Unitermos: Psicopedagogia. Aprendizagem Compartilhada. Formação Continuada no Confinamento.


ABSTRACT

The writing in question refers to the learning experience built and live by a group of women specialists in Psychopedagogy, in the period of confinement period, the year 2020, because of the pandemic caused by the COVID-19, with official designation by the World Health Organization (WHO) of SARS-CoV-2 (Severe Acute Respiratory Syndrome Coronavirus 2). The main objective of this proposal of professional, group authorship was to continue to learn and teach in the face of the impossibility of face-to-face meetings. The desire was born in continuing the trajectory as psychopedagogues from another place, as in this time it was not possible to continue with the meetings, face-to face Psychopedagogical care. So that as a group in constant learning, we could build a space that enables questions to continue thinking about the path of Psychopedagogy in Brazilian a scenario of uncertainties facing the possibility of doing professional work in person, we sought theoretical contributions of Sara Paín and Alicia Fernández, with their interlocutors with the objective in order to revisit the reading as well as to deepen the theoretical concepts of clinical Psychopedagogy to think about possible spaces for practices instituted in pandemic times based on bibliographical research related to Psychopedagogy. In this way, it was possible to recall and reflect on the learning path constructed by each professional so far, as well as to revisit readings with specific references on the topic: Psychopedagogy.

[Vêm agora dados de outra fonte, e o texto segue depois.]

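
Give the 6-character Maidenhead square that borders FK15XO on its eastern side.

FK25ao

Longitude subsquare x = 23; +1 → 24, wraps to 0 = a, carry into square.
Longitude square 1; +1 → 2.
The latitude characters are unchanged.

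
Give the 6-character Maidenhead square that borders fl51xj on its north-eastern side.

FL61ak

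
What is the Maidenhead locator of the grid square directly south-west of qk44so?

QK44rn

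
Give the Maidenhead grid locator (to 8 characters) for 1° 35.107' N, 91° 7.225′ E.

NJ51no40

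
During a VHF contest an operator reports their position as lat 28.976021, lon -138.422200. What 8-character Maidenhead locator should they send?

CL08sx94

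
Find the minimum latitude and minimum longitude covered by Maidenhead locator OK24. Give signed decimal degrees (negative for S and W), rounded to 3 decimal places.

14.000, 104.000

Field O=14, K=10: +14·20° lon, +10·10° lat → SW at lon 100°, lat 10°.
Square 2, 4: +2·2° lon, +4·1° lat → SW at lon 104°, lat 14°.
latitude 14.000, longitude 104.000.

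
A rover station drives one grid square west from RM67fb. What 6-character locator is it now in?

RM67eb

Longitude subsquare f = 5; −1 → 4 = e.
The latitude characters are unchanged.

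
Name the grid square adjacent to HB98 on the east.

Longitude square 9; +1 → 10, wraps to 0, carry into field.
Longitude field H = 7; +1 → 8 = I.
The latitude characters are unchanged.

IB08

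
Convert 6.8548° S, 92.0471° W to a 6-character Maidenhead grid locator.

EI33xd

Shift to the Maidenhead origin (180°W, 90°S): lon 87.9529, lat 83.1452.
Field (20°×10°, letters A–R): lon ⌊87.9529/20⌋ = 4 → E; lat ⌊83.1452/10⌋ = 8 → I.
Square (2°×1°, digits 0–9): lon ⌊7.9529/2⌋ = 3; lat ⌊3.1452/1⌋ = 3.
Subsquare (5′×2.5′, letters a–x): lon ⌊1.9529/0.0833333⌋ = 23 → x; lat ⌊0.1452/0.0416667⌋ = 3 → d.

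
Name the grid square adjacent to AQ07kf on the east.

Longitude subsquare k = 10; +1 → 11 = l.
The latitude characters are unchanged.

AQ07lf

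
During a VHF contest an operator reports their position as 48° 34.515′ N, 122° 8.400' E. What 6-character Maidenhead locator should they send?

Offset from 180°W / 90°S: lon 302.1400°, lat 138.5752°.
Field: 302.1400/20 → 15 → P, 138.5752/10 → 13 → N; chars PN.
Square: 2.1400/2 → 1, 8.5752/1 → 8; chars 18.
Subsquare: 0.1400/0.0833333 → 1 → b, 0.5752/0.0416667 → 13 → n; chars bn.

PN18bn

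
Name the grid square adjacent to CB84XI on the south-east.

Longitude subsquare x = 23; +1 → 24, wraps to 0 = a, carry into square.
Longitude square 8; +1 → 9.
Latitude subsquare i = 8; −1 → 7 = h.

CB94ah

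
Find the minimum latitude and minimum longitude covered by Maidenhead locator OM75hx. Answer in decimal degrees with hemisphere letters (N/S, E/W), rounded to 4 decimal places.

35.9583° N, 114.5833° E

Field O=14, M=12: +14·20° lon, +12·10° lat → SW at lon 100°, lat 30°.
Square 7, 5: +7·2° lon, +5·1° lat → SW at lon 114°, lat 35°.
Subsquare h=7, x=23: +7·0.0833333° lon, +23·0.0416667° lat → SW at lon 114.583°, lat 35.9583°.
latitude 35.9583° N, longitude 114.5833° E.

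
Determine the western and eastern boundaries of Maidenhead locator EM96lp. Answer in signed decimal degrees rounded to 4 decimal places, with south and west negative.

-81.0833, -81.0000

Field E=4, M=12: +4·20° lon, +12·10° lat → SW at lon -100°, lat 30°.
Square 9, 6: +9·2° lon, +6·1° lat → SW at lon -82°, lat 36°.
Subsquare l=11, p=15: +11·0.0833333° lon, +15·0.0416667° lat → SW at lon -81.0833°, lat 36.625°.
Cell spans 0.0833333° lon × 0.0416667° lat.
west -81.0833, east -81.0000.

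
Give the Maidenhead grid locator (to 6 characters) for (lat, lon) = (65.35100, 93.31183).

NP65pi

Add 180° to longitude and 90° to latitude: 273.3118, 155.3510.
Field: lon ⌊273.3118/20⌋ = 13 → N; lat ⌊155.3510/10⌋ = 15 → P.
Square: lon ⌊13.3118/2⌋ = 6; lat ⌊5.3510/1⌋ = 5.
Subsquare: lon ⌊1.3118/0.0833333⌋ = 15 → p; lat ⌊0.3510/0.0416667⌋ = 8 → i.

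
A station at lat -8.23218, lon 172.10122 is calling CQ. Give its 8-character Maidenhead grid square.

RI61bs24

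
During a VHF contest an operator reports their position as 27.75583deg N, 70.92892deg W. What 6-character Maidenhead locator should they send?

FL47ms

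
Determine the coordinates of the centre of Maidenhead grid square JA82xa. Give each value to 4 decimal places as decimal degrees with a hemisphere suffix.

Field J=9, A=0: +9·20° lon, +0·10° lat → SW at lon 0°, lat -90°.
Square 8, 2: +8·2° lon, +2·1° lat → SW at lon 16°, lat -88°.
Subsquare x=23, a=0: +23·0.0833333° lon, +0·0.0416667° lat → SW at lon 17.9167°, lat -88°.
Cell spans 0.0833333° lon × 0.0416667° lat. Centre is SW corner plus half of each.
latitude 87.9792° S, longitude 17.9583° E.

87.9792° S, 17.9583° E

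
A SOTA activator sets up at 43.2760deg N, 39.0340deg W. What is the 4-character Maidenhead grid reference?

HN03

Offset from 180°W / 90°S: lon 140.97°, lat 133.28°.
Field: 140.97/20 → 7 → H, 133.28/10 → 13 → N; chars HN.
Square: 0.97/2 → 0, 3.28/1 → 3; chars 03.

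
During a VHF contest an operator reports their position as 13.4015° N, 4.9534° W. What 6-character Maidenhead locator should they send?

IK73mj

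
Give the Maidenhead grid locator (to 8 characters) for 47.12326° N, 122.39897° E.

PN17ec79

Offset from 180°W / 90°S: lon 302.39897°, lat 137.12326°.
Field: 302.39897/20 → 15 → P, 137.12326/10 → 13 → N; chars PN.
Square: 2.39897/2 → 1, 7.12326/1 → 7; chars 17.
Subsquare: 0.39897/0.0833333 → 4 → e, 0.12326/0.0416667 → 2 → c; chars ec.
Extended square: 0.06564/0.00833333 → 7, 0.03993/0.00416667 → 9; chars 79.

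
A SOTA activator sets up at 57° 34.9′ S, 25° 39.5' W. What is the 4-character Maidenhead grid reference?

HD72

Shift to the Maidenhead origin (180°W, 90°S): lon 154.34, lat 32.42.
Field: lon ⌊154.34/20⌋ = 7 → H; lat ⌊32.42/10⌋ = 3 → D.
Square: lon ⌊14.34/2⌋ = 7; lat ⌊2.42/1⌋ = 2.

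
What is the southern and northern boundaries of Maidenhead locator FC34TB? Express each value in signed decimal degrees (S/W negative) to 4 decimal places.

Field F=5, C=2: +5·20° lon, +2·10° lat → SW at lon -80°, lat -70°.
Square 3, 4: +3·2° lon, +4·1° lat → SW at lon -74°, lat -66°.
Subsquare t=19, b=1: +19·0.0833333° lon, +1·0.0416667° lat → SW at lon -72.4167°, lat -65.9583°.
Cell spans 0.0833333° lon × 0.0416667° lat.
south -65.9583, north -65.9167.

-65.9583, -65.9167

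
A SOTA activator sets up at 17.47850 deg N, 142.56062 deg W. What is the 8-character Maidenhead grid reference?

BK87rl24

Shift to the Maidenhead origin (180°W, 90°S): lon 37.43938, lat 107.47850.
Field: 37.43938/20 → 1 → B, 107.47850/10 → 10 → K; chars BK.
Square: 17.43938/2 → 8, 7.47850/1 → 7; chars 87.
Subsquare: 1.43938/0.0833333 → 17 → r, 0.47850/0.0416667 → 11 → l; chars rl.
Extended square: 0.02271/0.00833333 → 2, 0.02017/0.00416667 → 4; chars 24.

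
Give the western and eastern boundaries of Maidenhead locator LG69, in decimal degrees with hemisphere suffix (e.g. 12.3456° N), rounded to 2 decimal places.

Field L=11, G=6: +11·20° lon, +6·10° lat → SW at lon 40°, lat -30°.
Square 6, 9: +6·2° lon, +9·1° lat → SW at lon 52°, lat -21°.
Cell spans 2° lon × 1° lat.
west 52.00° E, east 54.00° E.

52.00° E, 54.00° E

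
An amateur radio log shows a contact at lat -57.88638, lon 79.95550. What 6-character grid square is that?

MD92xc

Add 180° to longitude and 90° to latitude: 259.9555, 32.1136.
Field: 259.9555/20 → 12 → M, 32.1136/10 → 3 → D; chars MD.
Square: 19.9555/2 → 9, 2.1136/1 → 2; chars 92.
Subsquare: 1.9555/0.0833333 → 23 → x, 0.1136/0.0416667 → 2 → c; chars xc.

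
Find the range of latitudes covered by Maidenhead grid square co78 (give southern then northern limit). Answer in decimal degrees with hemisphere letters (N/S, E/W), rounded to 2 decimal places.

58.00° N, 59.00° N

Field C=2, O=14: +2·20° lon, +14·10° lat → SW at lon -140°, lat 50°.
Square 7, 8: +7·2° lon, +8·1° lat → SW at lon -126°, lat 58°.
Cell spans 2° lon × 1° lat.
south 58.00° N, north 59.00° N.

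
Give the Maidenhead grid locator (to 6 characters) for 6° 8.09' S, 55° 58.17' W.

Offset from 180°W / 90°S: lon 124.0305°, lat 83.8652°.
Field (20°×10°, letters A–R): lon ⌊124.0305/20⌋ = 6 → G; lat ⌊83.8652/10⌋ = 8 → I.
Square (2°×1°, digits 0–9): lon ⌊4.0305/2⌋ = 2; lat ⌊3.8652/1⌋ = 3.
Subsquare (5′×2.5′, letters a–x): lon ⌊0.0305/0.0833333⌋ = 0 → a; lat ⌊0.8652/0.0416667⌋ = 20 → u.

GI23au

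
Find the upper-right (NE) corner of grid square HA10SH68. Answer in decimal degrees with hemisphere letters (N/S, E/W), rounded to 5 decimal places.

Field H=7, A=0: +7·20° lon, +0·10° lat → SW at lon -40°, lat -90°.
Square 1, 0: +1·2° lon, +0·1° lat → SW at lon -38°, lat -90°.
Subsquare s=18, h=7: +18·0.0833333° lon, +7·0.0416667° lat → SW at lon -36.5°, lat -89.7083°.
Extended square 6, 8: +6·0.00833333° lon, +8·0.00416667° lat → SW at lon -36.45°, lat -89.675°.
Cell spans 0.00833333° lon × 0.00416667° lat. NE corner is SW corner plus one full cell.
latitude 89.67083° S, longitude 36.44167° W.

89.67083° S, 36.44167° W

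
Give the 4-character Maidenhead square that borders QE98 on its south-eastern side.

RE07

Longitude square 9; +1 → 10, wraps to 0, carry into field.
Longitude field Q = 16; +1 → 17 = R.
Latitude square 8; −1 → 7.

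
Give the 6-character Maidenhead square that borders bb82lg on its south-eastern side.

BB82mf

Longitude subsquare l = 11; +1 → 12 = m.
Latitude subsquare g = 6; −1 → 5 = f.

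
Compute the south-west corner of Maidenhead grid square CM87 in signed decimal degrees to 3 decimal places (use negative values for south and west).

Field C=2, M=12: +2·20° lon, +12·10° lat → SW at lon -140°, lat 30°.
Square 8, 7: +8·2° lon, +7·1° lat → SW at lon -124°, lat 37°.
latitude 37.000, longitude -124.000.

37.000, -124.000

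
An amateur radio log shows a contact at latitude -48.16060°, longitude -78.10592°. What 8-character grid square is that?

FE01wu71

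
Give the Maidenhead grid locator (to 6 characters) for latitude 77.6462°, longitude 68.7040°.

MQ47ip

Add 180° to longitude and 90° to latitude: 248.7040, 167.6462.
Field: lon ⌊248.7040/20⌋ = 12 → M; lat ⌊167.6462/10⌋ = 16 → Q.
Square: lon ⌊8.7040/2⌋ = 4; lat ⌊7.6462/1⌋ = 7.
Subsquare: lon ⌊0.7040/0.0833333⌋ = 8 → i; lat ⌊0.6462/0.0416667⌋ = 15 → p.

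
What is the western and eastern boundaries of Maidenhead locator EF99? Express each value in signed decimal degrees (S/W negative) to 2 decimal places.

Field E=4, F=5: +4·20° lon, +5·10° lat → SW at lon -100°, lat -40°.
Square 9, 9: +9·2° lon, +9·1° lat → SW at lon -82°, lat -31°.
Cell spans 2° lon × 1° lat.
west -82.00, east -80.00.

-82.00, -80.00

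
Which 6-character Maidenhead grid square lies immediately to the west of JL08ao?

IL98xo

Longitude subsquare a = 0; −1 → -1, wraps to 23 = x, carry into square.
Longitude square 0; −1 → -1, wraps to 9, carry into field.
Longitude field J = 9; −1 → 8 = I.
The latitude characters are unchanged.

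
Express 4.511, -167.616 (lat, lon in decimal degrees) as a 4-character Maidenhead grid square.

AJ64

Add 180° to longitude and 90° to latitude: 12.38, 94.51.
Field: 12.38/20 → 0 → A, 94.51/10 → 9 → J; chars AJ.
Square: 12.38/2 → 6, 4.51/1 → 4; chars 64.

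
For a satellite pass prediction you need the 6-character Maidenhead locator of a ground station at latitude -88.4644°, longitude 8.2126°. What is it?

JA41cm

Shift to the Maidenhead origin (180°W, 90°S): lon 188.2126, lat 1.5356.
Field: lon ⌊188.2126/20⌋ = 9 → J; lat ⌊1.5356/10⌋ = 0 → A.
Square: lon ⌊8.2126/2⌋ = 4; lat ⌊1.5356/1⌋ = 1.
Subsquare: lon ⌊0.2126/0.0833333⌋ = 2 → c; lat ⌊0.5356/0.0416667⌋ = 12 → m.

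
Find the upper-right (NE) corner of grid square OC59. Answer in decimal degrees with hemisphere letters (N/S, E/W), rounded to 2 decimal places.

60.00° S, 112.00° E

Field O=14, C=2: +14·20° lon, +2·10° lat → SW at lon 100°, lat -70°.
Square 5, 9: +5·2° lon, +9·1° lat → SW at lon 110°, lat -61°.
Cell spans 2° lon × 1° lat. NE corner is SW corner plus one full cell.
latitude 60.00° S, longitude 112.00° E.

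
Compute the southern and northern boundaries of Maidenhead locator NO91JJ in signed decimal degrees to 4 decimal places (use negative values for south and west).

51.3750, 51.4167

Field N=13, O=14: +13·20° lon, +14·10° lat → SW at lon 80°, lat 50°.
Square 9, 1: +9·2° lon, +1·1° lat → SW at lon 98°, lat 51°.
Subsquare j=9, j=9: +9·0.0833333° lon, +9·0.0416667° lat → SW at lon 98.75°, lat 51.375°.
Cell spans 0.0833333° lon × 0.0416667° lat.
south 51.3750, north 51.4167.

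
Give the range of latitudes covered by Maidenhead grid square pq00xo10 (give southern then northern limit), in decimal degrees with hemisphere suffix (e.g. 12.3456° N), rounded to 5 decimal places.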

Keywords: Psychopedagogy. Shared Learning. Continuous Training in Confinement.


 

 

INTRODUÇÃO

As implicações na aprendizagem e as relações estabelecidas a partir das modalidades de ensino - instituídas no período de confinamento pela pandemia vivida desde meados de março de 2020 - moveram o grupo de especialistas em Psicopedagogia a lançar os seguintes questionamentos: quem são e como são os sujeitos em aprendizagem em tempos de pandemia? Como refletir diante de uma possível prática telemidiática, estabelecendo um diálogo com os aportes teóricos, especificamente da Psicopedagogia? Corpo e aprendizagem em tempos de confinamento... Como se dá essa relação? Como pensar a especificidade do diagnóstico psicopedagógico e a escolha de seus instrumentos referentes às dificuldades de aprendizagem de nossos atendidos e suas singularidades ao aprender e ensinar pelo encontro virtual? O que se aprendeu, em relação ao diálogo com o aporte teórico psicopedagógico diante de suas múltiplas implicações práticas, especialmente em tempos de confinamento social, durante a pandemia no Brasil?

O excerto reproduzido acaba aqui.